Resilience and Humility

An interview with Dr. Joshua Hook on how humility helps in life's hardships.

Posted Jan 10, 2019

My new book, A Walking Disaster: What Surviving Katrina and Cancer Taught Me About Faith and Resilience, will be released next week. This month, I’ll be running a series of interviews with expert psychologists about key themes I share in my book and how resilience connects to their area of study.

Joshua Hook, used with permission
Source: Joshua Hook, used with permission

For this second entry in the series, I interviewed one of the country’s leading humility researchers, Dr. Joshua Hook, an associate professor of psychology at the University of North Texas. Dr. Hook was one of the first researchers to empirically study humility. He is a prolific writer and scholar whose work has helped advance psychology’s understanding of humility. He has co-authored or co-edited several books including the Handbook of Humility: Theory, Research, and Applications and Cultural Humility: Engaging Diverse Identities in Therapy.

JA: How do you personally define humility?

JH: I think there are two key parts of humility. The first part is more internal and involves an accurate view of the self, including awareness and acknowledgment of one’s limitations. The second part is more interpersonal and involves being other-oriented rather than self-focused.  

JA: How can practicing humility help us live more resiliently?

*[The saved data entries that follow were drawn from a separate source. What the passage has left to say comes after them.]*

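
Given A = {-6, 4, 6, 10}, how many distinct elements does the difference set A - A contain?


A - A = {a - a' : a, a' ∈ A}; |A| = 4.
Bounds: 2|A|-1 ≤ |A - A| ≤ |A|² - |A| + 1, i.e. 7 ≤ |A - A| ≤ 13.
Note: 0 ∈ A - A always (from a - a). The set is symmetric: if d ∈ A - A then -d ∈ A - A.
Enumerate nonzero differences d = a - a' with a > a' (then include -d):
Positive differences: {2, 4, 6, 10, 12, 16}
Full difference set: {0} ∪ (positive diffs) ∪ (negative diffs).
|A - A| = 1 + 2·6 = 13 (matches direct enumeration: 13).

|A - A| = 13


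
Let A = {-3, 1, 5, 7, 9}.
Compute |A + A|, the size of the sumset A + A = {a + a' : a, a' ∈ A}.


A + A = {a + a' : a, a' ∈ A}; |A| = 5.
General bounds: 2|A| - 1 ≤ |A + A| ≤ |A|(|A|+1)/2, i.e. 9 ≤ |A + A| ≤ 15.
Lower bound 2|A|-1 is attained iff A is an arithmetic progression.
Enumerate sums a + a' for a ≤ a' (symmetric, so this suffices):
a = -3: -3+-3=-6, -3+1=-2, -3+5=2, -3+7=4, -3+9=6
a = 1: 1+1=2, 1+5=6, 1+7=8, 1+9=10
a = 5: 5+5=10, 5+7=12, 5+9=14
a = 7: 7+7=14, 7+9=16
a = 9: 9+9=18
Distinct sums: {-6, -2, 2, 4, 6, 8, 10, 12, 14, 16, 18}
|A + A| = 11

|A + A| = 11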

JH: A key factor in living more resiliently is to know when we need help and to be able to seek out the help we need. Humility allows us to get in touch with our limitations and understand the areas of our life where we need help from others.  

JA: What are some ways we can cultivate humility when facing hardships?

JH: When facing hardships, getting in touch with what we need is really helpful. For example, it might be helpful to ask yourself, in what areas am I doing okay, and in what areas do I need more help and assistance? Then, once we understand our limitations, can we reach out to others and be honest and vulnerable about our needs? 

JA: How might humility help us walk alongside a friend or loved one facing a difficult life situation?

JH: When someone is struggling, we often think we know what they need. Maybe we put ourselves in their situation and think about what we would need if we were in their shoes. This can be helpful to a point, but everyone’s different. We really don’t know what another person needs unless we ask them. When we help with humility, we don’t make assumptions. We ask what the other person needs and how we can help.  

JA: Can you share about what you’re working on these days related to humility?

JH: Our lab is collecting data that looks at humility in the context of political differences. Our country is so politically divided and polarized right now that it sometimes seems as if humility is nowhere to be found. But if we want to work together as a country to solve our most difficult problems, I think we might need a heavy dose of humility. We’re trying to understand what that looks like. 

JA: How did you first get interested in studying humility?

JH: I actually became a humility researcher by accident. When I was in graduate school, one of my fellow students wanted to do her master’s thesis on humility. She ended up deciding not to become a psychologist, but I still was interested in the topic, so we started to do some research on it. There wasn’t much psychological research on humility at the time, so it was neat to be able to contribute to a new field.   

JA: Anything else you care to share?

JH: It feels more difficult than ever in our society to engage differences appropriately and effectively. We are so divided—racially, religiously, and politically. I believe humility can help.